How sad it is.... http://www.foxnews.com/story/0,2933,78139,00.html I remember playing eeine meenie back in kindergarten, we played it just like duck duck goose we just changed the words to eenie meenie.
How old is the flight attendant? If she's 30 or so, it's pretty ridiculous because it's highly unlikely she was even aware that the rhyme had any kind of racist history (this is the first I've heard of it). If she's 80 and comes from a long line of Grand Wizards, they've got a case. I'm leaning severely towards the ridiculous side of the argument. OK, the flight attendant was 22 at the time (helps to read all the way through). This is ridiculous.
The fact that Fox News gave this coverage, ever, and hasn't addressed the draft of Patriot Act II, is far more important. PC run amok? How about whore-journalism running rampant?
Re: Re: Political Correctness run amok Oh I'm sorry, did I mistype the title of the thread? Silly me, I thought I was typing Political Correctness run amok.
Re: Re: Political Correctness run amok One fight at a time Uni. Anyway, this is stupid. I've never heard of the racist version either. Okay, we are all in agreement.
Did the flight attendant actually attempt to apprehend the plaintiffs by their toes? Because then they've got a case.
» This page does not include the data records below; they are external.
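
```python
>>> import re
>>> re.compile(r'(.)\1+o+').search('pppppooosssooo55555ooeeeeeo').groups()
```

('p',)

A backreference is literal: `\1` must see the identical characters the first group matched.
`search` walks the string left to right and returns the first match it finds.
The match spans [0:8] → 'pppppooo'.
Captured: group 1 = 'p'.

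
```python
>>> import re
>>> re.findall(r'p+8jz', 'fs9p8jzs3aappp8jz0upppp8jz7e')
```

['p8jz', 'ppp8jz', 'pppp8jz']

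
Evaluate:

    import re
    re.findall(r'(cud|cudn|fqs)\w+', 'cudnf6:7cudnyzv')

['cud', 'cud']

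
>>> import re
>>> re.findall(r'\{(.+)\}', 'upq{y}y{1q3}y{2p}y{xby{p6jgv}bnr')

['y}y{1q3}y{2p}y{xby{p6jgv']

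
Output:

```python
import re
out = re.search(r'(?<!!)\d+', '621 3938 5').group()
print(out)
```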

Racist? Nope. (Ever fly Southwest? They seem to encourage their flight attendants to make jokes, probably to ease the tension created by the their "festival seating" approach, which sucks.) However, I definitely heard the racist version of that rhyme quite a few times while growing up. Thing is, I always figured that whoever was saying it that way was doing so because he/she/it was a racist, not because that's the way the rhyme went. I do wonder at Fox News featuring this as one of their "Top Stories." Actually I don't wonder--they go whoring after this WASP-outrage producing tripe constantly. What I wonder at is the outrage itself. Human shields? Puh-frikkin-lease. Relax, Festis. Enjoy the laugh you'll get when this pointless case is thrown out of court. If Fox covers that, of course.
"Pulp Fiction" is the only place I've seen it. And I doubt Southwest treated their passengers the way they treated Ving Rhames. Zed's dead, baby. Zed's dead.
While the judge threw out the sisters' claims of physical and emotional distress, she is allowing this to actually go to court. She claimed the questioning of the statement was reasonable (reasonable man test) and that is enough to seek a solution. Now, while Southwest has a culture of "fun" set from the top down (Herb is one crazy hombre), they seem to have a culture that doesn't consider the needs and emotions of the customer. They have been working with the INS to set up illegals at LAX. Thay also have abused fat people in requesting them to buy two tickets! Hey, if they want to have the common man fly at a cheap price, they could at least find seats that the average American can use. Airline Internal Memo: Americans are fat. Americans are the airline's customer. Let's charge double! Also, illegals aren't Americans, so we will just have them deported, but be sure to collect the money for the ticket first! No wonder we make money! Buahahahaha! - Southwest BTW, should Fox have used the term "sisters"?
Hebron, By the wy does anybody else know any nursery rhymes that are racist in origin? I never new about this one.
not an old rhyme but, I know that a Paddy Wagon, those big police vehicles used to round up multiple prisoners, has a racist origin. It derived because it was seen as a way of rounding up "Paddies", which of course means Irish. Also on a sexist note the term rule-of-thumb derived from the fact that it used to be legal to beat your wife if the stick was the same width of the mans thumb, learned that from a movie. I'm going to go out on a limb and say that many common terms probably have an origin that would offend somebody if they new its origin.
One of these days, at the start of one of these "emotional distress" compensation claim cases, the judge is just going to say "get a life you stupid bitch, case closed". And that will be a happy day.
There used to be an expression in baseball called a "Chinese homerun". If you hit a homerun straight down the line past the foul pole, it was called a Chinese homerun because it was the shortest possible homerun. When I was a kid, someone gave me an old book that was a dictionary of baseball jargon and I distinctly reading the entry for Chinese homerun. Thankfully, it seems to have been dropped from baseball's lexicon. Murf
"Fuzzy Wuzzy" is a name made up for (I think) Sudanese tribesmen by British soldiers during the the empire. I don't know if the kid's poem "Fuzzy Wuzzy was a bear..." is connected to, predates, post-dates it or what. Also, if you go by the Kipling poem of that name: "...So 'ere's to you, Fuzzy Wuzzy, at your 'ome in the Sowdan; You're a pore benighted 'eathen but a first-class fighin' man; We gives you your certifikit, an' if you want it signed We'll come an' 'ave a romp with you whenever you're inclined..." it was mixed with a fair amount of respect. But does anybody have any evidence that "eenie-meenie" was racist in origin? I always thought it (like so many other things) got twisted that way, but that was just my impression.